Die alte Dame

Es war Herbst geworden, am Morgen lag der erste Nebel über den Dächern der Häuser und die Schornsteine gaben vereinzelnd ihren weißen Dampf dazu. Heute war es im Auto schon kühl, die Scheiben von innen leicht beschlagen. Als meine Frau eingestiegen war, fuhr ich los, denn sie musste zu der alten Dame, die sie privat den ganzen Tag betreute. Ich ging wie an jedem Tag mit in das Haus und begrüßte Frau L., die schon aufgestanden war und in ihrem Schaukelstuhl saß, mit Blick auf den Wintergarten. Sie war schon 88 Jahre alt, grüßte immer freundlich beim Erscheinen. Sie war eine von den Frauen, denen man im Alter noch die Schönheit ihrer Jugend ansah. Ihre Intelligenz , die sie bis heute nicht verlassen hatte, verbarg sich hinter den gradlinigen Stirnfalten, im Ausdruck von stets noch Fragen zu stellen, mit einer gewissen Neugier zog sie die Augenbrauen dabei leicht an.
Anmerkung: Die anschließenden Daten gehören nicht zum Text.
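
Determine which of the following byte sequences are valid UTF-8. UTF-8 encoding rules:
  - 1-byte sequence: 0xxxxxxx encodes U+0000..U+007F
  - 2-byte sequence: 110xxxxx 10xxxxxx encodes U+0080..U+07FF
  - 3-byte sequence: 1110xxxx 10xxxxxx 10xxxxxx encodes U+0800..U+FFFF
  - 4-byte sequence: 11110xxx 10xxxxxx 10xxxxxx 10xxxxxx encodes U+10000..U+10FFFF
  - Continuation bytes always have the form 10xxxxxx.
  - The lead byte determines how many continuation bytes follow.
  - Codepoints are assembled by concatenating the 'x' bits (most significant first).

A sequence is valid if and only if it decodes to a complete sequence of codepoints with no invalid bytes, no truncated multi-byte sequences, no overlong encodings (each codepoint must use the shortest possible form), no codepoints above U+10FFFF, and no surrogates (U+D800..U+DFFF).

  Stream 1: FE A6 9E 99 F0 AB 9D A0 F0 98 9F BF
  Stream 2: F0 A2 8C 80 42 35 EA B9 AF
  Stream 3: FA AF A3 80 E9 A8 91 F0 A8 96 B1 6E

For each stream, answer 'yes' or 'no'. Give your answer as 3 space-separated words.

Stream 1: error at byte offset 0. INVALID
Stream 2: decodes cleanly. VALID
Stream 3: error at byte offset 0. INVALID

Answer: no yes no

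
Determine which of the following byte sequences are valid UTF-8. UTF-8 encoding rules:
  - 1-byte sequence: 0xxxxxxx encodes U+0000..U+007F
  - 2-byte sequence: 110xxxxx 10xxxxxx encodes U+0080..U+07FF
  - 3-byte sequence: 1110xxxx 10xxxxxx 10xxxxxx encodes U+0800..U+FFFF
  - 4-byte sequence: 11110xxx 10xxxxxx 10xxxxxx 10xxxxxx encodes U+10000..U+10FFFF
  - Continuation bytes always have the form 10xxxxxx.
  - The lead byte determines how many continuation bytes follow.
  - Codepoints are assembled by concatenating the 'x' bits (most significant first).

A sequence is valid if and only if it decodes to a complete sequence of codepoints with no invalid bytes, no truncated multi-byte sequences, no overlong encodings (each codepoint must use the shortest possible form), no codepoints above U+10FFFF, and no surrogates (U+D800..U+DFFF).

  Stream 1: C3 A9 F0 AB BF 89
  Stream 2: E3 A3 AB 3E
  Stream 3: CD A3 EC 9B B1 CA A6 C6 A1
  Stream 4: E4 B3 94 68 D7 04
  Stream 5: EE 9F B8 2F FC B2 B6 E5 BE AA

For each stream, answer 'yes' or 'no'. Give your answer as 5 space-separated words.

Stream 1: decodes cleanly. VALID
Stream 2: decodes cleanly. VALID
Stream 3: decodes cleanly. VALID
Stream 4: error at byte offset 5. INVALID
Stream 5: error at byte offset 4. INVALID

Answer: yes yes yes no no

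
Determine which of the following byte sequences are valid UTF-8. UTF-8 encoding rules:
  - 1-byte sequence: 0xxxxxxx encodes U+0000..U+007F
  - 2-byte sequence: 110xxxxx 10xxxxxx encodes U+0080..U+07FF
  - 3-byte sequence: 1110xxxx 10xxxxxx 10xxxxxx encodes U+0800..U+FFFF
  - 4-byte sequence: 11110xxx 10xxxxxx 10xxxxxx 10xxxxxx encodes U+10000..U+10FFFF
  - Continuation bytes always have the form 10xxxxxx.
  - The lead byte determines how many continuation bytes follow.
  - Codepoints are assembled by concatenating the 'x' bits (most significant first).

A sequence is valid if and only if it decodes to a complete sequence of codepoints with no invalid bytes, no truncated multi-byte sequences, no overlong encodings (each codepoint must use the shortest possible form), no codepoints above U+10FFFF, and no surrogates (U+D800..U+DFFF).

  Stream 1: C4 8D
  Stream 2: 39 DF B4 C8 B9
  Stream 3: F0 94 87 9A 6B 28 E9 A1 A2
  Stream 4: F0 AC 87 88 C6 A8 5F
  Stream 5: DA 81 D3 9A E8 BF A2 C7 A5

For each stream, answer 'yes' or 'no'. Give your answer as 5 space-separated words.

Stream 1: decodes cleanly. VALID
Stream 2: decodes cleanly. VALID
Stream 3: decodes cleanly. VALID
Stream 4: decodes cleanly. VALID
Stream 5: decodes cleanly. VALID

Answer: yes yes yes yes yes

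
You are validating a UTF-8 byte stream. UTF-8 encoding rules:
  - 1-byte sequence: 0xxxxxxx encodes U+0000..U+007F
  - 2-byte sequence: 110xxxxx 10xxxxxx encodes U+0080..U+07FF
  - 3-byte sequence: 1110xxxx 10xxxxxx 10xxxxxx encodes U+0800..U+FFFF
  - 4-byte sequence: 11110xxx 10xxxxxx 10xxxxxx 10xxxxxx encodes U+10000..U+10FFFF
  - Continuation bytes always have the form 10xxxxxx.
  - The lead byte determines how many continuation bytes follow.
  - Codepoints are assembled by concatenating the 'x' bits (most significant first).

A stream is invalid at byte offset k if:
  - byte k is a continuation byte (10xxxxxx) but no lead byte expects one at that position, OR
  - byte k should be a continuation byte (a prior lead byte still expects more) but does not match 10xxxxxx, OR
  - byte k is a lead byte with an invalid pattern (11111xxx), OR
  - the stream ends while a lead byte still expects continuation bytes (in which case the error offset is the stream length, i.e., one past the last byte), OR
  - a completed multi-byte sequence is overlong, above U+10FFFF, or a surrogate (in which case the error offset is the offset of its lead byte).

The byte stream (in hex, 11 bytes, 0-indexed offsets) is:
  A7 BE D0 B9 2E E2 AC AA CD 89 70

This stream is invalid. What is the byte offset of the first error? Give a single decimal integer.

Byte[0]=A7: INVALID lead byte (not 0xxx/110x/1110/11110)

Answer: 0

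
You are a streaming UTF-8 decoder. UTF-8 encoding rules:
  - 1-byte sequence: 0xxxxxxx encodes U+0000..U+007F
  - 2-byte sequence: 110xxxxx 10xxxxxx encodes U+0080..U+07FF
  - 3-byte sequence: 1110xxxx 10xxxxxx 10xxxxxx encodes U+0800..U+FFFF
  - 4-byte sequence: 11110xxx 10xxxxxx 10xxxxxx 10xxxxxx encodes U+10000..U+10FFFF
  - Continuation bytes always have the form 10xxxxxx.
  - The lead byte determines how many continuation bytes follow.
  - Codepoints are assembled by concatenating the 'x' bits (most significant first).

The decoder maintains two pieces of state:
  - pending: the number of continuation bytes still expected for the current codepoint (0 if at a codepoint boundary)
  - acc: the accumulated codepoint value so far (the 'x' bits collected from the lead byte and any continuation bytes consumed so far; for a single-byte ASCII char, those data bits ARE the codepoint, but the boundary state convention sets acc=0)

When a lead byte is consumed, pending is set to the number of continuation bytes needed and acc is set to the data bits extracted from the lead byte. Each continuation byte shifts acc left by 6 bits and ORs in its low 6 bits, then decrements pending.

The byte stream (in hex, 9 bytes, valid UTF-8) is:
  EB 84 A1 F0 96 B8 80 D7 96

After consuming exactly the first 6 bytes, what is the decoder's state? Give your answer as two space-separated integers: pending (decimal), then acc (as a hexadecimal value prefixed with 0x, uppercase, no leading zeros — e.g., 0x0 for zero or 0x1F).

Answer: 1 0x5B8

Derivation:
Byte[0]=EB: 3-byte lead. pending=2, acc=0xB
Byte[1]=84: continuation. acc=(acc<<6)|0x04=0x2C4, pending=1
Byte[2]=A1: continuation. acc=(acc<<6)|0x21=0xB121, pending=0
Byte[3]=F0: 4-byte lead. pending=3, acc=0x0
Byte[4]=96: continuation. acc=(acc<<6)|0x16=0x16, pending=2
Byte[5]=B8: continuation. acc=(acc<<6)|0x38=0x5B8, pending=1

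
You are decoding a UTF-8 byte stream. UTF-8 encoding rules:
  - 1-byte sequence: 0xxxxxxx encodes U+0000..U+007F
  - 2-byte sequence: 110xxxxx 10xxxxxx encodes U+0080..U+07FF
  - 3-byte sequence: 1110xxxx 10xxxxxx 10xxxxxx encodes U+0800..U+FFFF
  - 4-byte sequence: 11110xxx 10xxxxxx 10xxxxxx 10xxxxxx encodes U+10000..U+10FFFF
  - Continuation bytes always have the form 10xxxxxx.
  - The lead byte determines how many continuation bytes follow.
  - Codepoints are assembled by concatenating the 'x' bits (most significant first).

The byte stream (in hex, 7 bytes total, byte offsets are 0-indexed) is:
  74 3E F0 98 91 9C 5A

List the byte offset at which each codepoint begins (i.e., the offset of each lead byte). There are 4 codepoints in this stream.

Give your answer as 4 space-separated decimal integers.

Answer: 0 1 2 6

Derivation:
Byte[0]=74: 1-byte ASCII. cp=U+0074
Byte[1]=3E: 1-byte ASCII. cp=U+003E
Byte[2]=F0: 4-byte lead, need 3 cont bytes. acc=0x0
Byte[3]=98: continuation. acc=(acc<<6)|0x18=0x18
Byte[4]=91: continuation. acc=(acc<<6)|0x11=0x611
Byte[5]=9C: continuation. acc=(acc<<6)|0x1C=0x1845C
Completed: cp=U+1845C (starts at byte 2)
Byte[6]=5A: 1-byte ASCII. cp=U+005A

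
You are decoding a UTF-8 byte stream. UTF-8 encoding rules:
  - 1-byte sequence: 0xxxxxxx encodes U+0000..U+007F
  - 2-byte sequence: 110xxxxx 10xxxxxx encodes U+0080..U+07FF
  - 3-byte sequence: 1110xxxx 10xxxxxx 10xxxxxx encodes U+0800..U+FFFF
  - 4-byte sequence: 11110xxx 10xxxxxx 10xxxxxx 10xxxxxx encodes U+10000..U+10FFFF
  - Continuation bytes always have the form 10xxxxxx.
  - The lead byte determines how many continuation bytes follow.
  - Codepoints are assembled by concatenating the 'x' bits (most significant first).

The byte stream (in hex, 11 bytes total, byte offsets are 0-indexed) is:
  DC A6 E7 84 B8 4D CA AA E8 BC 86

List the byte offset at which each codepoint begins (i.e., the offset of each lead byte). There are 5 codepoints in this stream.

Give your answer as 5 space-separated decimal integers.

Byte[0]=DC: 2-byte lead, need 1 cont bytes. acc=0x1C
Byte[1]=A6: continuation. acc=(acc<<6)|0x26=0x726
Completed: cp=U+0726 (starts at byte 0)
Byte[2]=E7: 3-byte lead, need 2 cont bytes. acc=0x7
Byte[3]=84: continuation. acc=(acc<<6)|0x04=0x1C4
Byte[4]=B8: continuation. acc=(acc<<6)|0x38=0x7138
Completed: cp=U+7138 (starts at byte 2)
Byte[5]=4D: 1-byte ASCII. cp=U+004D
Byte[6]=CA: 2-byte lead, need 1 cont bytes. acc=0xA
Byte[7]=AA: continuation. acc=(acc<<6)|0x2A=0x2AA
Completed: cp=U+02AA (starts at byte 6)
Byte[8]=E8: 3-byte lead, need 2 cont bytes. acc=0x8
Byte[9]=BC: continuation. acc=(acc<<6)|0x3C=0x23C
Byte[10]=86: continuation. acc=(acc<<6)|0x06=0x8F06
Completed: cp=U+8F06 (starts at byte 8)

Answer: 0 2 5 6 8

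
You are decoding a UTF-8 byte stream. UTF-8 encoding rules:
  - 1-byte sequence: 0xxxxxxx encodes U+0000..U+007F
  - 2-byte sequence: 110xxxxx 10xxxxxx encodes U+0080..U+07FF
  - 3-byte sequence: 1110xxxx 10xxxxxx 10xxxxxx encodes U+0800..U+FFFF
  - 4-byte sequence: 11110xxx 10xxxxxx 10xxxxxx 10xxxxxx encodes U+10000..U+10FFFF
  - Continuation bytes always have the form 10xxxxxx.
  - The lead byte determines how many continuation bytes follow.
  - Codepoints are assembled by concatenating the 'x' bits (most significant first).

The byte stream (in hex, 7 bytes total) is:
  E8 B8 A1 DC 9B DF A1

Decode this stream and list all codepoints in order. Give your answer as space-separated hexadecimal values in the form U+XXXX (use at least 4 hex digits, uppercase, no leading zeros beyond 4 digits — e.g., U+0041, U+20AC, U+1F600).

Answer: U+8E21 U+071B U+07E1

Derivation:
Byte[0]=E8: 3-byte lead, need 2 cont bytes. acc=0x8
Byte[1]=B8: continuation. acc=(acc<<6)|0x38=0x238
Byte[2]=A1: continuation. acc=(acc<<6)|0x21=0x8E21
Completed: cp=U+8E21 (starts at byte 0)
Byte[3]=DC: 2-byte lead, need 1 cont bytes. acc=0x1C
Byte[4]=9B: continuation. acc=(acc<<6)|0x1B=0x71B
Completed: cp=U+071B (starts at byte 3)
Byte[5]=DF: 2-byte lead, need 1 cont bytes. acc=0x1F
Byte[6]=A1: continuation. acc=(acc<<6)|0x21=0x7E1
Completed: cp=U+07E1 (starts at byte 5)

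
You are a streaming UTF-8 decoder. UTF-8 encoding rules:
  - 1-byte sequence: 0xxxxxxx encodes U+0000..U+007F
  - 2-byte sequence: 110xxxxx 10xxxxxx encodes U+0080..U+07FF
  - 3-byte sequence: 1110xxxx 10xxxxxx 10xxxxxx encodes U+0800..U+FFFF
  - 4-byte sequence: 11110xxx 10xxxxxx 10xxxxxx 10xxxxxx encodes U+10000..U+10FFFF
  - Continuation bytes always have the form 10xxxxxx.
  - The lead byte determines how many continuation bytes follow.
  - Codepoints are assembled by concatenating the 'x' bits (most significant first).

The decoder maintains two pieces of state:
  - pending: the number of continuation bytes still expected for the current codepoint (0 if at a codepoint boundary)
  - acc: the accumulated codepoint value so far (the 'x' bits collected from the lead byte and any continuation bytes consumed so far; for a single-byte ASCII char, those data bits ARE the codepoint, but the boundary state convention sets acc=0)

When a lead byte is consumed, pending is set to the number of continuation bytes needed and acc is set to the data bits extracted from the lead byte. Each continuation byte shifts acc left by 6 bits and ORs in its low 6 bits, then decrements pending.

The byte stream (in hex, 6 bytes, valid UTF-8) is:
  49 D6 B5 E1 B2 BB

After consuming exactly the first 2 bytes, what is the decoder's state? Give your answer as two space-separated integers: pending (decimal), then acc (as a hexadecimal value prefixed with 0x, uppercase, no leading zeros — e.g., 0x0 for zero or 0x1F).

Byte[0]=49: 1-byte. pending=0, acc=0x0
Byte[1]=D6: 2-byte lead. pending=1, acc=0x16

Answer: 1 0x16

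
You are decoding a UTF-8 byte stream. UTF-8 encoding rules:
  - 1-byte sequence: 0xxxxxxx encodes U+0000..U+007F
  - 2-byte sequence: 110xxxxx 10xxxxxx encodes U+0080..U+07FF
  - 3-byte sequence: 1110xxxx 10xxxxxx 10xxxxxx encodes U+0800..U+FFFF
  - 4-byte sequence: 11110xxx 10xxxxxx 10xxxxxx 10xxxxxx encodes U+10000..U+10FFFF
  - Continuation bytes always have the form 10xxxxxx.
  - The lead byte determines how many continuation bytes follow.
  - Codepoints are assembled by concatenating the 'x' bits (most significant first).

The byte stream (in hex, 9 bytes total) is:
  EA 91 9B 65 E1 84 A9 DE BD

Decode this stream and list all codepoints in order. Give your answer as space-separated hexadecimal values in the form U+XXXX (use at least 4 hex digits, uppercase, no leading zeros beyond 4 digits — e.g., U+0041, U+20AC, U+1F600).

Byte[0]=EA: 3-byte lead, need 2 cont bytes. acc=0xA
Byte[1]=91: continuation. acc=(acc<<6)|0x11=0x291
Byte[2]=9B: continuation. acc=(acc<<6)|0x1B=0xA45B
Completed: cp=U+A45B (starts at byte 0)
Byte[3]=65: 1-byte ASCII. cp=U+0065
Byte[4]=E1: 3-byte lead, need 2 cont bytes. acc=0x1
Byte[5]=84: continuation. acc=(acc<<6)|0x04=0x44
Byte[6]=A9: continuation. acc=(acc<<6)|0x29=0x1129
Completed: cp=U+1129 (starts at byte 4)
Byte[7]=DE: 2-byte lead, need 1 cont bytes. acc=0x1E
Byte[8]=BD: continuation. acc=(acc<<6)|0x3D=0x7BD
Completed: cp=U+07BD (starts at byte 7)

Answer: U+A45B U+0065 U+1129 U+07BD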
Von der Haustür an zogen sich die Bücherregale bis an die Decke, den ganzen Flur entlang. Wir unterhielten uns seit dem ersten Tag , über die Bücher, manche waren aus dem 18. Jahrhundert. Sie sprach über ihr Leben, ihren verstorbenen Mann, ohne das ich den Eindruck hatte hier fremd zu sein. Ihr Mann war Ingenieur und viel im Ausland beschäftigt gewesen, nachdem die Kinder groß waren reiste sie mit. Ägypten(Kairo) war ihr längster Aufenthalt, ihr Mann baute dort die Kanalisation mit auf. Sie war gern dort, sie bewohnten ein großes Haus mit einem Innenhof, der die Hitze des Tages kühlte. Wir unterhielten uns an diesem Tag anregend und es war für mich schön, soviel aus ihrem interessanten Leben zu erfahren. Sie war eine sehr nette, und liebenswürdige alte Dame.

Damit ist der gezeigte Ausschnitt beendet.